Let $M_A$, $M_B$ and $M_C$ be the midpoints of arcs $BC,CA,AB$ (not containing the opposite vertex). Recall the fact that $M_BM_C$ is the perpendicular bisector of $AI$, etc. So we can rewrite the problem taking $M_A,M_B,M_C$ as the reference triangle: Quote: Let $\triangle ABC$ be a triangle with orthocenter $H$, and let $P$ be a point on its circumcircle. Let $R$ be the second intersection of $AH$ and $(ABC)$. Let the tangent to $(HPR)$ through $H$ meet $AB$ at $K$ and $AC$ at $L$. Prove that $(PLK)$ is tangent to $(PHR)$. Observe that \[ \angle PHK = \angle PRH = \angle PRA = 180 - \angle KBP, \]hence $PBKH$ is cyclic. Similarly, $HCLR$ is also cyclic. Now, we consider the (negative) inversion around $H$ sending $A,B,C$ to the feet of the altitudes. We can now rewrite the problem for a second time (this time i'll mantain the point names): Quote: Let $ABC$ be a triangle with incenter $H$, and let $AH$ meet $(ABC)$ again at $R$. Let $P$ be a point on $(ABC)$. If $L\in (AHC)$ and $K\in (AHB)$ such that $H\in LK$ and $RP\parallel LK$, prove that $PL = PK$. So now there's no weird circles to take care of. Notice that the cyclic quads we proved earlier now translate into $P,C,L$ being collinear and $P,B,K$ being collinear. Now the problem is obvious: if $\ell$ is the bisector of $\angle LPK$, then $\ell$ is perpendicular to $PR$ (as $R$ is the arc midpoint), hence $\ell \perp LK$, implying that $PLK$ is isoscelles in $P$.

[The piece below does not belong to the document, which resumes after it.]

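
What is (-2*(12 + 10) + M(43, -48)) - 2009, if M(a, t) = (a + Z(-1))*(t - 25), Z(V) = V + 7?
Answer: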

Let $AI$ meet the circumcircle at $M$. By Pascal's theorem, $BK$ and $CL$ intersect at a point $S$ that lies on the circle $(ABC)$. Let $P'$ be the second intersection of circles $(SKL)$ and $(SBC)$. Let $P'D$ meet $BC$ at $D$ In the spiral similarity $\triangle P'KL \sim P'BC$, $$\frac{KI}{IL} = \frac{KB}{CL} = \frac{FB}{FC} = \frac{BD}{DC}$$So we actually have $P'KLI \sim P'BCD$. Next, $$\measuredangle P'AI= \measuredangle P'AM =\measuredangle P'DB =\measuredangle P'IK$$which means that $P'AI$ is tangent to $KL$ at $I$ and $P'=P$ Now, just note that $PI$ is the angle bisector of $\angle KPL$ due to similarity and by Archimede's lemma, $(PKL)$ is tangent to $(API)$

Let $M_b, M_c$ be midpoints of the minor arcs $AC, AB$. We have to prove that $PI$ bisects $\angle KPL$. We have that $\angle KM_cI=\angle KM_bI$, so we will be done if we prove that $IKM_cP$ and $ILM_bP$ are cyclic. Indeed, $\angle PIL=\angle PAI=\angle KM_cP$, done.